The Trans-Mexican Volcanic Belt (TMVB) was established as an independent province in Middle Miocene, as a result of the counterclockwise reorientation of the Sierra Madre Occidental magmatic arc. This transition is marked by a change in the style and composition of the dominant volcanism from silicic explosive to intermediate effusive. Nevertheless, the conditions that prevailed during the establishment and initial evolution of the arc are poorly known. We conducted field, geochemical and geochronologic studies of rocks emplaced during the early evolutionary stages of the TMVB along a north-south transect located between 101º15’ and 98º45’ W. New U-Pb and Ar-Ar ages, along with published data, indicate that the locus of volcanism migrated to the north and northeast (farther from the present volcanic front and trench) between ca. 22 and 9 Ma. Also, since ~16.5 Ma the arc significantly broadens (from ~100 to ~200 km) within a short time span.

In the studied areas, lavas of intermediate composition are dominant, whereas rhyolitic lavas are scarce. Rhyolitic tuffs and ignimbrites have been recognized only in the oldest units (>16 Ma). Analyzed samples have compositions that range from andesite to dacite (SiO2: 58.5-66.2 wt. %), and all have the geochemical features of subduction related rocks. Geochemical data also indicate that the contribution of subduction components (mainly fluids) to the magmas continuously decreases toward the north and northeast, a behavior that abruptly changed with the emplacement of adakite-like volcanoes at 12 - 9 Ma, that also mark the end of the arc migration away from the trench.
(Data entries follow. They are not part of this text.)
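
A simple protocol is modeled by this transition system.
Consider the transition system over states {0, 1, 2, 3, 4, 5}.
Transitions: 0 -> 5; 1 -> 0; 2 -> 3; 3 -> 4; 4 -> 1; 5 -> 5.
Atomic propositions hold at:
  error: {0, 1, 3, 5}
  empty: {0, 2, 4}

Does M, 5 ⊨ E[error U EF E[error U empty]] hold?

E[error U empty]: least fixpoint, start Z0 = Sat(empty) = {0, 2, 4}, add states in Sat(error) with some successor in Z. Z1 = {0, 1, 2, 3, 4}; fixed.
Sat(E[error U empty]) = {0, 1, 2, 3, 4}
EF E[error U empty]: least fixpoint, start Z0 = {0, 1, 2, 3, 4}, add states with some successor in Z. Already a fixed point.
Sat(EF E[error U empty]) = {0, 1, 2, 3, 4}
E[error U EF E[error U empty]]: least fixpoint, start Z0 = Sat(EF E[error U empty]) = {0, 1, 2, 3, 4}, add states in Sat(error) with some successor in Z. Already a fixed point.
Sat(E[error U EF E[error U empty]]) = {0, 1, 2, 3, 4}
5 ∉ Sat(E[error U EF E[error U empty]]) = {0, 1, 2, 3, 4}, so the formula does not hold at 5.

No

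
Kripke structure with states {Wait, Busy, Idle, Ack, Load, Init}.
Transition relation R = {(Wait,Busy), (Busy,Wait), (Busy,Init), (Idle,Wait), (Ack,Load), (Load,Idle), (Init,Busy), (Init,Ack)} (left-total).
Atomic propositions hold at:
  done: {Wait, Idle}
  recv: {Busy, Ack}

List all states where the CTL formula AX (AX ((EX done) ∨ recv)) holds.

Sat(EX done) = {s : some successor in {Wait, Idle}} = {Busy, Idle, Load}
Sat((EX done) ∨ recv) = {Busy, Idle, Ack, Load}
Sat(AX ((EX done) ∨ recv)) = {s : every successor in {Busy, Idle, Ack, Load}} = {Wait, Ack, Load, Init}
Sat(AX (AX ((EX done) ∨ recv))) = {s : every successor in {Wait, Ack, Load, Init}} = {Busy, Idle, Ack}

{Busy, Idle, Ack}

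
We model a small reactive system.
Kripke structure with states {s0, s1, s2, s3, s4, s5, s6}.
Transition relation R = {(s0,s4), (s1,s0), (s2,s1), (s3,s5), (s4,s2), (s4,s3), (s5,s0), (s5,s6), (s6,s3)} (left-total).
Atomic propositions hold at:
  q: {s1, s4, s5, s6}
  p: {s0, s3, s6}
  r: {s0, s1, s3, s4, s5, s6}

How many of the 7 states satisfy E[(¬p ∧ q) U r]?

6

Sat(¬p) = {s1, s2, s4, s5}
Sat(¬p ∧ q) = {s1, s4, s5}
E[(¬p ∧ q) U r]: least fixpoint, start Z0 = Sat(r) = {s0, s1, s3, s4, s5, s6}, add states in Sat(¬p ∧ q) with some successor in Z. Already a fixed point.
Sat(E[(¬p ∧ q) U r]) = {s0, s1, s3, s4, s5, s6}
|Sat(E[(¬p ∧ q) U r])| = |{s0, s1, s3, s4, s5, s6}| = 6.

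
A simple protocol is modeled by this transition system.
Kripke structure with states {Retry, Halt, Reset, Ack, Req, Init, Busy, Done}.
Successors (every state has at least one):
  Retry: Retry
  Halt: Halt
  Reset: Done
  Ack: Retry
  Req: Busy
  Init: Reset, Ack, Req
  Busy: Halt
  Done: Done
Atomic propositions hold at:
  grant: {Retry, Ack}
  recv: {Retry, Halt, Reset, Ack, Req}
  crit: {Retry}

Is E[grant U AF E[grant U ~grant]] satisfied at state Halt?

Sat(~grant) = {Halt, Reset, Req, Init, Busy, Done}
E[grant U ~grant]: least fixpoint, start Z0 = Sat(~grant) = {Halt, Reset, Req, Init, Busy, Done}, add states in Sat(grant) with some successor in Z. Already a fixed point.
Sat(E[grant U ~grant]) = {Halt, Reset, Req, Init, Busy, Done}
AF E[grant U ~grant]: least fixpoint, start Z0 = {Halt, Reset, Req, Init, Busy, Done}, add states with every successor in Z. Already a fixed point.
Sat(AF E[grant U ~grant]) = {Halt, Reset, Req, Init, Busy, Done}
E[grant U AF E[grant U ~grant]]: least fixpoint, start Z0 = Sat(AF E[grant U ~grant]) = {Halt, Reset, Req, Init, Busy, Done}, add states in Sat(grant) with some successor in Z. Already a fixed point.
Sat(E[grant U AF E[grant U ~grant]]) = {Halt, Reset, Req, Init, Busy, Done}
Halt ∈ Sat(E[grant U AF E[grant U ~grant]]) = {Halt, Reset, Req, Init, Busy, Done}, so the formula holds at Halt.

Yes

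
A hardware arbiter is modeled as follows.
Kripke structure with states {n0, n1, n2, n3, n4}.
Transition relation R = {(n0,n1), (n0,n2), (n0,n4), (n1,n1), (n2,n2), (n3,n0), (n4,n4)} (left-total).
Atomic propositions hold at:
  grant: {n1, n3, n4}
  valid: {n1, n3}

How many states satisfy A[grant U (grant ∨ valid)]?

3

Sat(grant ∨ valid) = {n1, n3, n4}
A[grant U (grant ∨ valid)]: least fixpoint, start Z0 = Sat((grant ∨ valid)) = {n1, n3, n4}, add states in Sat(grant) with every successor in Z. Already a fixed point.
Sat(A[grant U (grant ∨ valid)]) = {n1, n3, n4}
|Sat(A[grant U (grant ∨ valid)])| = |{n1, n3, n4}| = 3.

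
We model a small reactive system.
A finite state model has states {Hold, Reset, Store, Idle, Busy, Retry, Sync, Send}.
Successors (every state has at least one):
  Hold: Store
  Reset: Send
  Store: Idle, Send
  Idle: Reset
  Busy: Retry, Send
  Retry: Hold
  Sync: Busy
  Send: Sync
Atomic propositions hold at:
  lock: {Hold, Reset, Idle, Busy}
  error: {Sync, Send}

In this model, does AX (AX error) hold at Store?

No

Sat(AX error) = {s : every successor in {Sync, Send}} = {Reset, Send}
Sat(AX (AX error)) = {s : every successor in {Reset, Send}} = {Reset, Idle}
Store ∉ Sat(AX (AX error)) = {Reset, Idle}, so the formula does not hold at Store.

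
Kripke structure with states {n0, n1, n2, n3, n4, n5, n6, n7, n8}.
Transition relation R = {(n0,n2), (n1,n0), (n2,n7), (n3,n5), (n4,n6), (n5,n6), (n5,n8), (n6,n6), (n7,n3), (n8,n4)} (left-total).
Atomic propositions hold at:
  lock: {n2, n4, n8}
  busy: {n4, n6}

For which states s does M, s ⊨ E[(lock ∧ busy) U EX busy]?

{n4, n5, n6, n8}

Sat(lock ∧ busy) = {n4}
Sat(EX busy) = {s : some successor in {n4, n6}} = {n4, n5, n6, n8}
E[(lock ∧ busy) U EX busy]: least fixpoint, start Z0 = Sat(EX busy) = {n4, n5, n6, n8}, add states in Sat(lock ∧ busy) with some successor in Z. Already a fixed point.
Sat(E[(lock ∧ busy) U EX busy]) = {n4, n5, n6, n8}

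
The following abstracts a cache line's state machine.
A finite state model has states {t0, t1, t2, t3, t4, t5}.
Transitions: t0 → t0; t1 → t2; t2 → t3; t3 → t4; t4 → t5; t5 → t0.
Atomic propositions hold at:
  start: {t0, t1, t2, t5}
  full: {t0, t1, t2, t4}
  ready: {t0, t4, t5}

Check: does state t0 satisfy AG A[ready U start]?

Yes

A[ready U start]: least fixpoint, start Z0 = Sat(start) = {t0, t1, t2, t5}, add states in Sat(ready) with every successor in Z. Z1 = {t0, t1, t2, t4, t5}; fixed.
Sat(A[ready U start]) = {t0, t1, t2, t4, t5}
AG A[ready U start]: greatest fixpoint, start Z0 = {t0, t1, t2, t4, t5}, keep only states in Sat with every successor in Z. Z1 = {t0, t1, t4, t5}; Z2 = {t0, t4, t5}; fixed.
Sat(AG A[ready U start]) = {t0, t4, t5}
t0 ∈ Sat(AG A[ready U start]) = {t0, t4, t5}, so the formula holds at t0.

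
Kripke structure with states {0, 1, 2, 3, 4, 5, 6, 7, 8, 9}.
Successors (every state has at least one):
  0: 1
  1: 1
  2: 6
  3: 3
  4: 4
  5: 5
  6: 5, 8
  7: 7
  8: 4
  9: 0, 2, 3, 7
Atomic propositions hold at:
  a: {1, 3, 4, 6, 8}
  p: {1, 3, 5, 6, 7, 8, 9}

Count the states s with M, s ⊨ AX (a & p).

4

Sat(a & p) = {1, 3, 6, 8}
Sat(AX (a & p)) = {s : every successor in {1, 3, 6, 8}} = {0, 1, 2, 3}
|Sat(AX (a & p))| = |{0, 1, 2, 3}| = 4.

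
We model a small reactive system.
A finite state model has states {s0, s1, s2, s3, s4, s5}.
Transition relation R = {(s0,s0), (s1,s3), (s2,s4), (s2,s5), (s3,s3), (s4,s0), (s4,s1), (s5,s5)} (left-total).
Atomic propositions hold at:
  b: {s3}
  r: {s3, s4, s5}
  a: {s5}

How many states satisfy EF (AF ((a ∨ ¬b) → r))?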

The origin of such adakite-like rocks has been related to slab melting in response to prolonged flat subduction.

The observed migration and broadening of the arc, the decrease in the contribution of subduction fluids to the magmas with increasing distance from the trench, and the final generation of adakitic rocks, are consistent with a process of slab flattening between middle and late Miocene. We also found that the generation of adakite-like magmas occurred within a restricted time span and only in the northernmost areas, and was thus not a process that evolved gradually.